We tried a few different buoyancy aids with Libby and settled on the SwimFin. She has been using it since she was about 18 months old, although I’m not sure they are recommended for children that young. The fin is totally non-restrictive, and the better your swimming gets, the further the fin comes out of the water – until you’re not relying on it at all.
7. Take buoyancy aids off when children are ready
For quite a while, I could see that Libby was no longer relying on her SwimFin when she was swimming along in the water. What she was doing was using it to keep her upright when she was treading water. So I mentioned to Libby that she could have a go at swimming without the fin if she wanted to. At the time, she wasn’t ready so it wasn’t mentioned again.
That is until Libby decided that she didn’t need it any more – and she was right. The fin came off, and she swam a few strokes on her own. Each week she’d swim a little bit further. For us, there was a setback then when my husband had an accident and was unable to swim with us for a while. When I was taking both girls on my own, Libby had to go back to wearing the fin. Mercifully my husband is now back in the water, so Libby is able to swim unaided again. She can now manage to dive in and swim half a width under close supervision and without a buoyancy aid.
8. Use toys that sink
For very young children, it can be difficult to get the hang of bringing their face out of the water to breathe. As a result, much of their swimming will be done under the water. So until a child is confident enough to put their face in the water, they are unlikely to be able to swim. Diving down to get a toy is a fun way to get used to being underwater.
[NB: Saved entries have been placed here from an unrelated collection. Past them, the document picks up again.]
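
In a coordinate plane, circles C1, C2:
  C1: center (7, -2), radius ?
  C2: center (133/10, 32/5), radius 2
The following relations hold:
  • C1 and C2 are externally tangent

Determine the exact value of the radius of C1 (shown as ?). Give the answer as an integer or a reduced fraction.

1. [ext C1·C2]  r_C1² + 4r_C1 − 425/4 = 0  ⇒  r_C1 = 17/2 (r>0 drops 1)

17/2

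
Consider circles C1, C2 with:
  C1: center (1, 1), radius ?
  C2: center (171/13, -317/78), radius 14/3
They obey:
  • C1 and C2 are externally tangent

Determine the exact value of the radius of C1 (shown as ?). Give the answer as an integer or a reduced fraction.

17/2

1. [ext C1·C2]  r_C1² + (28/3)r_C1 − 1819/12 = 0  ⇒  r_C1 = 17/2 (r>0 drops 1)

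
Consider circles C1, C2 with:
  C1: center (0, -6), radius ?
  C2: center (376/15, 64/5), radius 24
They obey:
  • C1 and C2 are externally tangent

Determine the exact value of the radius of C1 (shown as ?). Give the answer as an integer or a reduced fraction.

1. [ext C1·C2]  r_C1² + 48r_C1 − 3652/9 = 0  ⇒  r_C1 = 22/3 (r>0 drops 1)

22/3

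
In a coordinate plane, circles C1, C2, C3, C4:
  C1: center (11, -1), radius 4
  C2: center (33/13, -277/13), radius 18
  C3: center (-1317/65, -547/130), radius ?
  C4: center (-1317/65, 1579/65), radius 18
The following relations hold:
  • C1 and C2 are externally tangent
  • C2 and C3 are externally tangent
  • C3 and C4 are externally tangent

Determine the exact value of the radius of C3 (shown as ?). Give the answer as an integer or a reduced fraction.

1. [ext C2·C3]  r_C3² + 36r_C3 − 1953/4 = 0  ⇒  r_C3 = 21/2 (r>0 drops 1)
2. [ext C3·C4]  r_C3² + 36r_C3 − 1953/4 = 0  ⇒  r_C3 = 21/2 (r>0 drops 1)

21/2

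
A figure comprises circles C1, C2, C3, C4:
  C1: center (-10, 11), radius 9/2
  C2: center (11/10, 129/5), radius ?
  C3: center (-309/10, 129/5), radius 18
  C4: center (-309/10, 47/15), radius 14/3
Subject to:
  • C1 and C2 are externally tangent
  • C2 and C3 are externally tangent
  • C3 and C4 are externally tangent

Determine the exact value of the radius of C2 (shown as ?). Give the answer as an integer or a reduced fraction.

1. [ext C1·C2]  r_C2² + 9r_C2 − 322 = 0  ⇒  r_C2 = 14 (r>0 drops 1)
2. [ext C2·C3]  r_C2² + 36r_C2 − 700 = 0  ⇒  r_C2 = 14 (r>0 drops 1)

14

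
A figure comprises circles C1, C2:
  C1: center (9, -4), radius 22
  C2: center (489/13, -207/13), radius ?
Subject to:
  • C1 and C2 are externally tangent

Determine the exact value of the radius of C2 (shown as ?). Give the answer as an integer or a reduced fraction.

1. [ext C1·C2]  r_C2² + 44r_C2 − 477 = 0  ⇒  r_C2 = 9 (r>0 drops 1)

9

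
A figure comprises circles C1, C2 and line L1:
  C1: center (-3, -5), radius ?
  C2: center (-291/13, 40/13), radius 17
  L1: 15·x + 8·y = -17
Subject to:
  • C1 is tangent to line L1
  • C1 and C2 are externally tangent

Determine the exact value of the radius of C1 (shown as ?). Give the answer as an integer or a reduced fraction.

1. [C1‖L1]  r_C1² − 16 = 0  ⇒  r_C1 = 4 (r>0 drops 1)
2. [ext C1·C2]  r_C1² + 34r_C1 − 152 = 0  ⇒  r_C1 = 4 (r>0 drops 1)

4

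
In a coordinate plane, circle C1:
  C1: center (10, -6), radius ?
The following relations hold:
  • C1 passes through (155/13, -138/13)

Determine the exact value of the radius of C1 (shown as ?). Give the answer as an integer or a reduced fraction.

5

1. [C1∋P]  r_C1² − 25 = 0  ⇒  r_C1 = 5 (r>0 drops 1)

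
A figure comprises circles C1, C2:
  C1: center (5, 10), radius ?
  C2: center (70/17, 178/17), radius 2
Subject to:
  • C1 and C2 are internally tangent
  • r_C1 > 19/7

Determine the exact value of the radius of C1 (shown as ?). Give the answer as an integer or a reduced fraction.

3

1. [int C1,C2]  r_C1² − 4r_C1 + 3 = 0  ⇒  r_C1 = 1 or 3
2. given r_C1 > 19/7: keep 3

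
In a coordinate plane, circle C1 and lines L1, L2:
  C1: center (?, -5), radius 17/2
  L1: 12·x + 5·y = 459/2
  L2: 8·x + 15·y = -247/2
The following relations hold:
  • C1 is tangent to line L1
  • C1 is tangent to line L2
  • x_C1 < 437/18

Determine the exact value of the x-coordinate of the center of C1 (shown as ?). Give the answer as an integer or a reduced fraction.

12

1. [C1‖L1]  x_C1² − (509/12)x_C1 + 365 = 0  ⇒  x_C1 = 12 or 365/12
2. [C1‖L2]  x_C1² + (97/8)x_C1 − 579/2 = 0  ⇒  x_C1 = -193/8 or 12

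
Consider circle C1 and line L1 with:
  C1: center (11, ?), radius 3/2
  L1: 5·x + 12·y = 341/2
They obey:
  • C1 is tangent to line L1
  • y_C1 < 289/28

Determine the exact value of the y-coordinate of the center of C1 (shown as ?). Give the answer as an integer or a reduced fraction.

8

1. [C1‖L1]  y_C1² − (77/4)y_C1 + 90 = 0  ⇒  y_C1 = 8 or 45/4
2. given y_C1 < 289/28: keep 8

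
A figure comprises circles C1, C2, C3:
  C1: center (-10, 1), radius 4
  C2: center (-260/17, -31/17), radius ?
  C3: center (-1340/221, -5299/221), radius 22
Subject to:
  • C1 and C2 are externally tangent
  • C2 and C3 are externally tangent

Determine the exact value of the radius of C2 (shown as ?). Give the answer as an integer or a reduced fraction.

2

1. [ext C1·C2]  r_C2² + 8r_C2 − 20 = 0  ⇒  r_C2 = 2 (r>0 drops 1)
2. [ext C2·C3]  r_C2² + 44r_C2 − 92 = 0  ⇒  r_C2 = 2 (r>0 drops 1)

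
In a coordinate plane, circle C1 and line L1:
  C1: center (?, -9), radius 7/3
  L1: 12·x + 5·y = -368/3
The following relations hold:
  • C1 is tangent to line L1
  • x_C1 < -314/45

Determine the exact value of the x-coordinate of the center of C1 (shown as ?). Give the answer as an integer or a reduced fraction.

-9

1. [C1‖L1]  x_C1² + (233/18)x_C1 + 71/2 = 0  ⇒  x_C1 = -9 or -71/18
2. given x_C1 < -314/45: keep -9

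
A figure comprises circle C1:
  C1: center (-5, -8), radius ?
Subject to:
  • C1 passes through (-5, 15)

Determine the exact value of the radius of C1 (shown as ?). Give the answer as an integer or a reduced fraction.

23

1. [C1∋P]  r_C1² − 529 = 0  ⇒  r_C1 = 23 (r>0 drops 1)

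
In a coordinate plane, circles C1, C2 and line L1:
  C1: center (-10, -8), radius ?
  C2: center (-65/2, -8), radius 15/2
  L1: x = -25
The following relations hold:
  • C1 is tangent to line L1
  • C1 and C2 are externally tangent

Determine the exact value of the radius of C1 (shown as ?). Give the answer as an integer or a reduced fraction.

1. [C1‖L1]  r_C1² − 225 = 0  ⇒  r_C1 = 15 (r>0 drops 1)
2. [ext C1·C2]  r_C1² + 15r_C1 − 450 = 0  ⇒  r_C1 = 15 (r>0 drops 1)

15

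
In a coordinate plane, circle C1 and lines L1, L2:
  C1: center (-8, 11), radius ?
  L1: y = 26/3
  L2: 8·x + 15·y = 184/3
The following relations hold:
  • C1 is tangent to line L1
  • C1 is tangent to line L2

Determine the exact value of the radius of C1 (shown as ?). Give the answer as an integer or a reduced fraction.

7/3

1. [C1‖L1]  r_C1² − 49/9 = 0  ⇒  r_C1 = 7/3 (r>0 drops 1)
2. [C1‖L2]  r_C1² − 49/9 = 0  ⇒  r_C1 = 7/3 (r>0 drops 1)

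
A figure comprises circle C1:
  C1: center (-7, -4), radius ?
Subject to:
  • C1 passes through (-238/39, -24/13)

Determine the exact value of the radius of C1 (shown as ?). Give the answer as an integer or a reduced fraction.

1. [C1∋P]  r_C1² − 49/9 = 0  ⇒  r_C1 = 7/3 (r>0 drops 1)

7/3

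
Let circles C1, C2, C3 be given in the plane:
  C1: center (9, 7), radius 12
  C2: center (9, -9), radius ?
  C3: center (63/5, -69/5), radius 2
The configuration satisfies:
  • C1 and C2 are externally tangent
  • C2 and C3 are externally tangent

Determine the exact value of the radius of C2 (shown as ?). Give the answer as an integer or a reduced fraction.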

We love these Dinky Divers from SwimFin. Because they stand up, it’s not too far for a child to dive down to get them in the shallow end of a standard pool. They are bright and colourful which makes them both easy to see and fun to play with. They are also really easy to get hold of so the child can go straight to them, grab them and get straight back up again. This keeps it fun and not too much like hard work.
The other thing I really like about these is that they sink very slowly as they fill with water. To get used to putting their face in and fetching something, children can grab them before they sink. As they get more confident, they can wait a little longer before they fetch them, eventually picking them up off the bottom of the pool. These come in packs of four in a handy net bag that is fine to take on poolside.
9. Don’t be pushy
As an ex-swimmer, I know all about “those” swimming parents. Their child has to be the first to learn to swim, win every race and never miss training. When I think back to my swimming days, I can’t think of one child with pushy parents that kept swimming as they got older. Those children were swimming for their parents, not for their own love of the sport.
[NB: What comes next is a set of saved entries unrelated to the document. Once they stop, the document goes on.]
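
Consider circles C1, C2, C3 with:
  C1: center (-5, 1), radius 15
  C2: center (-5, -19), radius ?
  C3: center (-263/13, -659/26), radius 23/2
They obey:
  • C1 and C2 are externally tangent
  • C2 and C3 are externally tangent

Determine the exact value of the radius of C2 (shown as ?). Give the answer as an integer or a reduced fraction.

5

1. [ext C1·C2]  r_C2² + 30r_C2 − 175 = 0  ⇒  r_C2 = 5 (r>0 drops 1)
2. [ext C2·C3]  r_C2² + 23r_C2 − 140 = 0  ⇒  r_C2 = 5 (r>0 drops 1)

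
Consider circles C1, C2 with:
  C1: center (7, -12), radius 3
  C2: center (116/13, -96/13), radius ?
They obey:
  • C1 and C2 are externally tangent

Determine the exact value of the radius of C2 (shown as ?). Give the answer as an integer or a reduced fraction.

1. [ext C1·C2]  r_C2² + 6r_C2 − 16 = 0  ⇒  r_C2 = 2 (r>0 drops 1)

2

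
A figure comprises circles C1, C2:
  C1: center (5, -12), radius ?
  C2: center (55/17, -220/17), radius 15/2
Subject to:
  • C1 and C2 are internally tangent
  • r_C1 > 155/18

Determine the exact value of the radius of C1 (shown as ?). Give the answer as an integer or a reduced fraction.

1. [int C1,C2]  r_C1² − 15r_C1 + 209/4 = 0  ⇒  r_C1 = 11/2 or 19/2
2. given r_C1 > 155/18: keep 19/2

19/2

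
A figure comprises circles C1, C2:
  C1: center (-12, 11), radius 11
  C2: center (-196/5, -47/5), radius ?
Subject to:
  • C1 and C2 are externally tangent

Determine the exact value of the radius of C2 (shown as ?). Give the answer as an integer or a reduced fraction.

23

1. [ext C1·C2]  r_C2² + 22r_C2 − 1035 = 0  ⇒  r_C2 = 23 (r>0 drops 1)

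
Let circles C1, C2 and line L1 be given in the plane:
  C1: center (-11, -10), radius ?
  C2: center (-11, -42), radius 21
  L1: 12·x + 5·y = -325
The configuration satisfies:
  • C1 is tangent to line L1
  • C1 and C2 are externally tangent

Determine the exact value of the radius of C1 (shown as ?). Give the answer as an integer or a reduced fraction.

1. [C1‖L1]  r_C1² − 121 = 0  ⇒  r_C1 = 11 (r>0 drops 1)
2. [ext C1·C2]  r_C1² + 42r_C1 − 583 = 0  ⇒  r_C1 = 11 (r>0 drops 1)

11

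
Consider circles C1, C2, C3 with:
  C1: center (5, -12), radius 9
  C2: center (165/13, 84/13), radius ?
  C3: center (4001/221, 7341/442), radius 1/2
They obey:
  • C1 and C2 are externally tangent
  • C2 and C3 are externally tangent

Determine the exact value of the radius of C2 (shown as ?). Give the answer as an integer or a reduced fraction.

11

1. [ext C1·C2]  r_C2² + 18r_C2 − 319 = 0  ⇒  r_C2 = 11 (r>0 drops 1)
2. [ext C2·C3]  r_C2² + 1r_C2 − 132 = 0  ⇒  r_C2 = 11 (r>0 drops 1)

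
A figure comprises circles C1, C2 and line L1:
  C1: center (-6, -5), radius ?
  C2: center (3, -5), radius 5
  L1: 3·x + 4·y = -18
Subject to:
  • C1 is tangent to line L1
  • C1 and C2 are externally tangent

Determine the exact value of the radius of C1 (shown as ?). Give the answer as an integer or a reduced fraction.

1. [C1‖L1]  r_C1² − 16 = 0  ⇒  r_C1 = 4 (r>0 drops 1)
2. [ext C1·C2]  r_C1² + 10r_C1 − 56 = 0  ⇒  r_C1 = 4 (r>0 drops 1)

4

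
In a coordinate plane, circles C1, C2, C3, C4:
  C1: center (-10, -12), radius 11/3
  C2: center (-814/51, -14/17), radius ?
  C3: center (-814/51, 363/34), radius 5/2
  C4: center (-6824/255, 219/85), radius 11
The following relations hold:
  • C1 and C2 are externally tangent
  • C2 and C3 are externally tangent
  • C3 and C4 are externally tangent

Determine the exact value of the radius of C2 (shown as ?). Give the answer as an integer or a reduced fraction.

9

1. [ext C1·C2]  r_C2² + (22/3)r_C2 − 147 = 0  ⇒  r_C2 = 9 (r>0 drops 1)
2. [ext C2·C3]  r_C2² + 5r_C2 − 126 = 0  ⇒  r_C2 = 9 (r>0 drops 1)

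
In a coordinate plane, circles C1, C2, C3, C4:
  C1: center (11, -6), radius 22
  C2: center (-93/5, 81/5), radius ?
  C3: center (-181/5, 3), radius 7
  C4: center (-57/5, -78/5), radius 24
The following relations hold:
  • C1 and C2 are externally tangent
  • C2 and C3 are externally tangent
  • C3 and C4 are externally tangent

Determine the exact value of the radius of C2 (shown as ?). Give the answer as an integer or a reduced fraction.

15

1. [ext C1·C2]  r_C2² + 44r_C2 − 885 = 0  ⇒  r_C2 = 15 (r>0 drops 1)
2. [ext C2·C3]  r_C2² + 14r_C2 − 435 = 0  ⇒  r_C2 = 15 (r>0 drops 1)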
10. Enjoy the time together
Swimming is one of the few activities that the whole family can partake in together. Whether it’s swimming weekly with young children, getting into the pool on holiday, playing for the same water polo team or taking a dip together in the sea. Nobody is distracted by technology, work or life in general. It is the perfect way to enjoy each other’s company. Children will learn to swim in their own time. But a shared passion for the sport will benefit the whole family for many years to come.